Dénoncer le supposé laxisme judicaire est monnaie courante dans les rangs de la droite et de l'extrême-droite. Ce mardi, Marion Maréchal-+Le Pen n'a pas dérogé à la règle en  prenant la parole à l'Assemblée nationale. Celle qui, dans un article de Libération,  reconnaît préférer "s'adresser plus à l'extérieur qu'à l'intérieur"- comprendre plus pour des visionnages sur Youtube que pour émettre de réelles propositions-  a énuméré le nom des terroristes impliqués dans des affaires ces dernières années.
"Merah, Nemmouche Kouachi, Coulibaly, Mostefai… Ils sont des délinquants et criminels multirécidivistes. Voici un vrai pédigrée d'enfants de la République du laxisme et de l'excuse…", a entonné la députée du Vaucluse et tête de liste du FN en région PACA.
 
"Le lien entre terrorisme, petit et grand banditisme est flagrant. (…) Vos propos et vos réformes nous plongent dans une insécurité absolue", poursuit-elle, avant de lui reprocher son refus de se prononcer sur la déchéance de nationalité pour les terroristes nés en France.
 


 

"C'est en responsabilité que je fais face"

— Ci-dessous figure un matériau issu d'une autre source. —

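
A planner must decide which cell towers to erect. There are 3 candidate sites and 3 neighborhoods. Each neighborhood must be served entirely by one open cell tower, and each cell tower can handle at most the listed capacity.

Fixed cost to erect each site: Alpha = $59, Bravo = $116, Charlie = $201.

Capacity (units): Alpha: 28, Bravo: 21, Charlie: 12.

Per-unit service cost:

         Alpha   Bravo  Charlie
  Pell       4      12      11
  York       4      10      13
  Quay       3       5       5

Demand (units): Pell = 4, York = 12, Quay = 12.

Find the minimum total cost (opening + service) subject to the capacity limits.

Open {Alpha}: Pell→Alpha 4·4=16, York→Alpha 4·12=48, Quay→Alpha 3·12=36.
Loads: Alpha carries 28/28. Service 100; fixed 59; total 159.
Next best feasible plan costs 275.

Minimum total cost: 159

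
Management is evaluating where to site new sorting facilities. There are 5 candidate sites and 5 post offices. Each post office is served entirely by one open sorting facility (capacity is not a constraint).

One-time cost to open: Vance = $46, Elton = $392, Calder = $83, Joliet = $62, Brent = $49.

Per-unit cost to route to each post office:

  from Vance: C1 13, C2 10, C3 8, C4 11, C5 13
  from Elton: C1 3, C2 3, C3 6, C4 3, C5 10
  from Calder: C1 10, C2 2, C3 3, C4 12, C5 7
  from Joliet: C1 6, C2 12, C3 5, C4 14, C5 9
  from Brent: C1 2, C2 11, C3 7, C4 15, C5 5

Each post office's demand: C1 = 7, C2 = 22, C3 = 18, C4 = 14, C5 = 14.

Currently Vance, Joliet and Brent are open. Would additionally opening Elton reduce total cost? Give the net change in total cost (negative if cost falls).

No — net change +126 (cost rises by 126).

Current service cost with {Vance, Joliet, Brent}: 548.
Adding Elton: each post office re-picks its cheapest; new service cost 282, saving 266.
Extra fixed cost: 392. Net change = 392 − 266 = 126.
(Totals: 705 → 831.)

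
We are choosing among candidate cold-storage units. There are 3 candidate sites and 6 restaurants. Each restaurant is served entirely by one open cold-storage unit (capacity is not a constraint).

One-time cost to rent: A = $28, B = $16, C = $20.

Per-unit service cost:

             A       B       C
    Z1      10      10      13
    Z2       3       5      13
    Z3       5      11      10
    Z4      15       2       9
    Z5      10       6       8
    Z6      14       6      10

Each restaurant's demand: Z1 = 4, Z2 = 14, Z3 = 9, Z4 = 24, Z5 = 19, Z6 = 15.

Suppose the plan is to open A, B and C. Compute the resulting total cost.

Each restaurant is assigned to its cheapest site among the open ones.
{A, B, C}: Z1→A 10·4=40, Z2→A 3·14=42, Z3→A 5·9=45, Z4→B 2·24=48, Z5→B 6·19=114, Z6→B 6·15=90. Service 379; fixed 64; total 443.

Total cost: 443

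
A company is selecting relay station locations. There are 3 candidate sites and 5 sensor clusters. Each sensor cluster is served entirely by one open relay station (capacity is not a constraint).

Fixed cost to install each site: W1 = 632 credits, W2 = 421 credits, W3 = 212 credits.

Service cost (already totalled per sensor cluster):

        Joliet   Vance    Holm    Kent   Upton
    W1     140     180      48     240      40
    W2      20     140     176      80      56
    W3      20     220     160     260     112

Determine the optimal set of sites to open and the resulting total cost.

For any fixed open set, each sensor cluster goes to its cheapest open site; total = fixed + service.
{W2}: Joliet→W2 20, Vance→W2 140, Holm→W2 176, Kent→W2 80, Upton→W2 56. Service 472; fixed 421; total 893.
{W3}: service 772 + fixed 212 = 984
{W2, W3}: Joliet→W2 20, Vance→W2 140, Holm→W3 160, Kent→W2 80, Upton→W2 56. Service 456; fixed 633; total 1089.
{W1, W2, W3}: service 328 + fixed 1265 = 1593
No other subset beats 893.

Open W2 only; minimum total cost 893.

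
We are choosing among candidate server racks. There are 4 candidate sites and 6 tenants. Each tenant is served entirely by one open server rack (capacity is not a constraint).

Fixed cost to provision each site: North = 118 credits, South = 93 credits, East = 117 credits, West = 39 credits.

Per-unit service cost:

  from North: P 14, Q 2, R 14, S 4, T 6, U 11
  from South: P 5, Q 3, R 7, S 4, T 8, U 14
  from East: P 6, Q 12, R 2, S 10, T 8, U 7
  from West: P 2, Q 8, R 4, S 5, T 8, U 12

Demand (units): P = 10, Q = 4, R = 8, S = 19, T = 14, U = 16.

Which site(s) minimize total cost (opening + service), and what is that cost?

For any fixed open set, each tenant goes to its cheapest open site; total = fixed + service.
{West}: P→West 2·10=20, Q→West 8·4=32, R→West 4·8=32, S→West 5·19=95, T→West 8·14=112, U→West 12·16=192. Service 483; fixed 39; total 522.
{East, West}: service 387 + fixed 156 = 543
{North, West}: P→West 2·10=20, Q→North 2·4=8, R→West 4·8=32, S→North 4·19=76, T→North 6·14=84, U→North 11·16=176. Service 396; fixed 157; total 553.
{North, South, East, West}: service 316 + fixed 367 = 683
(All 15 nonempty subsets were checked; West only is lowest.)

Open West only; minimum total cost 522.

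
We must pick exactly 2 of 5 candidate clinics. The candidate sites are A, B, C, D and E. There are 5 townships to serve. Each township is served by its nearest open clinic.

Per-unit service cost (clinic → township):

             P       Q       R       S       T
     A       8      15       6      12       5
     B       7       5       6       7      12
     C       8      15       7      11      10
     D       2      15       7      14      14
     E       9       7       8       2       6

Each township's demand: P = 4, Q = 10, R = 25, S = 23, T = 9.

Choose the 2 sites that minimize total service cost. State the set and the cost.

With exactly 2 open, each township uses its cheapest among the chosen.
{B, E}: P→B 7·4=28, Q→B 5·10=50, R→B 6·25=150, S→E 2·23=46, T→E 6·9=54. Service cost 328.
{A, E}: service cost 343
{D, E}: service cost 353
Among all 10 size-2 choices, {B, E} is lowest.

Choose B and E; total service cost 328.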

Une intervention qui a appelé une réponse agacée de la Garde des Sceaux. "Quel magma!", "La moindre des décences aurait été par respect pour les Français blessés dans leur chair, que nous soyons exigeants face aux faits."
"Il se trouve que parmi les terroristes, aucun n'avait été incarcéré (…), a poursuivi Christiane Taubira. Face à cette situation difficile et douloureuse, c'est en responsabilité que je fais face et que je n'ajoute pas à la souffrance des Français", a-t-elle ajouté. Des propos ponctués de protestations sur les rangs de l'extrême droite et d'applaudissements parmi la majorité.
 
 
La garde des Sceaux a refusé de répondre dans le détail, préférant louer l'action des forces de police et de justice ajoutant l'importance d'une "vigilance sans défaillir, de façon à ce que tous les citoyens de la République se sentent en sécurité mais se sentent aussi partie de la communauté nationale". "Il est heureux que ce soit ce gouvernement qui soit en ce moment aux responsabilités.", a-t-elle conclu.